The House is better, but not by much. The Constitution allows state legislatures to draw their own congressional district boundaries. (In this, America is virtually alone among democratic countries.) In many states, that means self-interested politicians drawing the lines that control their electoral destiny. Is it any surprise that cheating is rampant?
Today, Republicans have gerrymandered themselves a roughly 7-point handicap in the House. North Carolina Republicans cheated so badly it was rated "not only the worst state in the USA for unfair districting but the worst entity in the world ever analyzed by the Electoral Integrity Project."
Finally, the Electoral College. I've written about this before, so I won't belabor the point, but suffice it to say that a system that allows one candidate in a two-candidate national election to lose the popular vote by a 4-to-1 margin and still win is bad.

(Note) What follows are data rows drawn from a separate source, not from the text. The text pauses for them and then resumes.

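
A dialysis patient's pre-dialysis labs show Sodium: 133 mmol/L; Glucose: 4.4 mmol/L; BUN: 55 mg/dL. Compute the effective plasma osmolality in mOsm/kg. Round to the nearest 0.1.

270.4 mOsm/kg

Effective osmolality excludes urea (freely permeant across cell membranes):
2·Na + glucose
= 2·133 + 4.4
= 266 + 4.4
= 270.4 mOsm/kg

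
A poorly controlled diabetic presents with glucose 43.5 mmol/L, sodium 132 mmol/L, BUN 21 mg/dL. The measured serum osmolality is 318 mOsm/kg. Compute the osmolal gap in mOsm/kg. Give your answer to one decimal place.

Calculated osmolality = 2·Na + glucose + BUN/2.8
= 2·132 + 43.5 + 21/2.8
= 264 + 43.50 + 7.50
= 315 mOsm/kg ≈ 315.0 mOsm/kg
Osmolar gap = measured − calculated = 318 − 315.0 = 3.0 mOsm/kg

3.0 mOsm/kg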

2. The Constitution's separation of powers is a boondoggle.
In a parliamentary democracy, the executive power is exercised by the winning coalition in the legislature. That's how it should work. In an American-style presidential democracy, the executive is elected separately. The idea here, as everyone learns in civics class, is to separate powers to protect the people from government tyranny, as each branch will guard its own power. This doesn't work at all, as we are all right now getting ground into our faces under President Trump.
The executive branch has become steadily more powerful basically since the moment the Constitution was implemented. Since FDR's day it's gotten much more marked, and in the 1970s scholars began to write about the "imperial presidency." This development is, in part, because of the separation of powers. A more complex and urbanized society means governance needs to be agile, and deliberative legislatures are not well suited for that at the best of times. On the contrary, increasing partisan polarization and a bicameral legislature has meant Congress is often helpless to do anything at all, so the executive has often stepped up to fill the void. Polarization has further eroded the logic of separation, as members of Congress look the other way when it's their party's president accumulating power. A hypertrophied executive is common around the world, but it's palpably much worse in presidential systems without their rooting in the legislature or the ability to call snap elections to resolve political deadlock.

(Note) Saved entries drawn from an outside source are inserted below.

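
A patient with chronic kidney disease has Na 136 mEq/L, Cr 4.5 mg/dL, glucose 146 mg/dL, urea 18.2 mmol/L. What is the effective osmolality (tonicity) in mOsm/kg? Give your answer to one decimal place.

280.1 mOsm/kg

Effective osmolality excludes urea (freely permeant across cell membranes):
2·Na + glucose/18
= 2·136 + 146/18
= 272 + 8.11
= 280.11 mOsm/kg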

Trump has already gone further than any president since Andrew Jackson, directing Customs and Border Patrol to disregard federal court orders, and reportedly even U.S. Marshals (the enforcement arm of the judiciary) too. But he builds on a long tradition of failure rooted in our janky founding document.

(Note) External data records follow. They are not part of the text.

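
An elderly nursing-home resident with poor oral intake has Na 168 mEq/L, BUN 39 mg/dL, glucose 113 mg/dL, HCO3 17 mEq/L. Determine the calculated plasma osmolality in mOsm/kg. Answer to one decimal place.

356.2 mOsm/kg

Calculated osmolality = 2·Na + glucose/18 + BUN/2.8
= 2·168 + 113/18 + 39/2.8
= 336 + 6.28 + 13.93
= 356.21 mOsm/kg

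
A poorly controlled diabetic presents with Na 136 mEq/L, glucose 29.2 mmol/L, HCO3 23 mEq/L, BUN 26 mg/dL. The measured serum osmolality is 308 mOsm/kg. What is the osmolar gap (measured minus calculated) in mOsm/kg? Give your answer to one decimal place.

-2.5 mOsm/kg

Calculated osmolality = 2·Na + glucose + BUN/2.8
= 2·136 + 29.2 + 26/2.8
= 272 + 29.20 + 9.29
= 310.49 mOsm/kg ≈ 310.5 mOsm/kg
Osmolar gap = measured − calculated = 308 − 310.5 = -2.5 mOsm/kg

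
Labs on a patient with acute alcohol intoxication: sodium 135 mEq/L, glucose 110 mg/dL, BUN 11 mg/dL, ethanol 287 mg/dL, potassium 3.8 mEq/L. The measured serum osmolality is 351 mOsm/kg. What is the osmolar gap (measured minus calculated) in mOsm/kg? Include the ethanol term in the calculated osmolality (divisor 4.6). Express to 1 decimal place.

8.6 mOsm/kg

Calculated osmolality = 2·Na + glucose/18 + BUN/2.8 + ethanol/4.6
= 2·135 + 110/18 + 11/2.8 + 287/4.6
= 270 + 6.11 + 3.93 + 62.39
= 342.43 mOsm/kg ≈ 342.4 mOsm/kg
Osmolar gap = measured − calculated = 351 − 342.4 = 8.6 mOsm/kg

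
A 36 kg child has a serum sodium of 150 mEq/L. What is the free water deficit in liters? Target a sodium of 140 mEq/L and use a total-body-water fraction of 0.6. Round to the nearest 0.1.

TBW = 0.6 · 36 = 21.6 L
Free water deficit = TBW · (Na/140 − 1)
= 21.6 · (150/140 − 1)
= 21.6 · 0.0714
= 1.54 L

1.5 L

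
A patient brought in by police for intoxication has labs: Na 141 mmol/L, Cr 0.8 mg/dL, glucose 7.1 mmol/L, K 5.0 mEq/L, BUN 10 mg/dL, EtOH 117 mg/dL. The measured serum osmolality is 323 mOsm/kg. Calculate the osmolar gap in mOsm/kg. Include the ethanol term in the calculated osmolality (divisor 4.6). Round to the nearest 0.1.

4.9 mOsm/kg

Calculated osmolality = 2·Na + glucose + BUN/2.8 + ethanol/4.6
= 2·141 + 7.1 + 10/2.8 + 117/4.6
= 282 + 7.10 + 3.57 + 25.43
= 318.1 mOsm/kg ≈ 318.1 mOsm/kg
Osmolar gap = measured − calculated = 323 − 318.1 = 4.9 mOsm/kg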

3. The Constitution is basically impossible to fix.
The Constitution is almost impossible to change, requiring a two-thirds vote in the House and Senate and ratification by three-quarters of states. (Or a constitutional convention, but that has never been tried). It has been amended many times, but the only ones that made really profound changes to the basic structure were the Reconstruction Amendments, which could not have happened outside the context of the Civil War and the occupation of the defeated Confederacy. The last amendment to even moderately change the fundamental structure of American government was passed in 1913 (the direct election of senators). So not only does the Constitution have a bad design, it can't realistically be fixed — and it's getting even harder as partisan polarization deepens and the consensus across so many states becomes further and further out of reach.
Now, none of this is to say that everything about the Constitution is bad. The Bill of Rights is pretty good, especially for its time (though for my money the South African version beats it handily). But the basic political mechanics the Constitution sets up are utterly stupid. Literally every other country that set up an American-style Constitution collapsed eventually. A proportional parliamentary system would be far superior.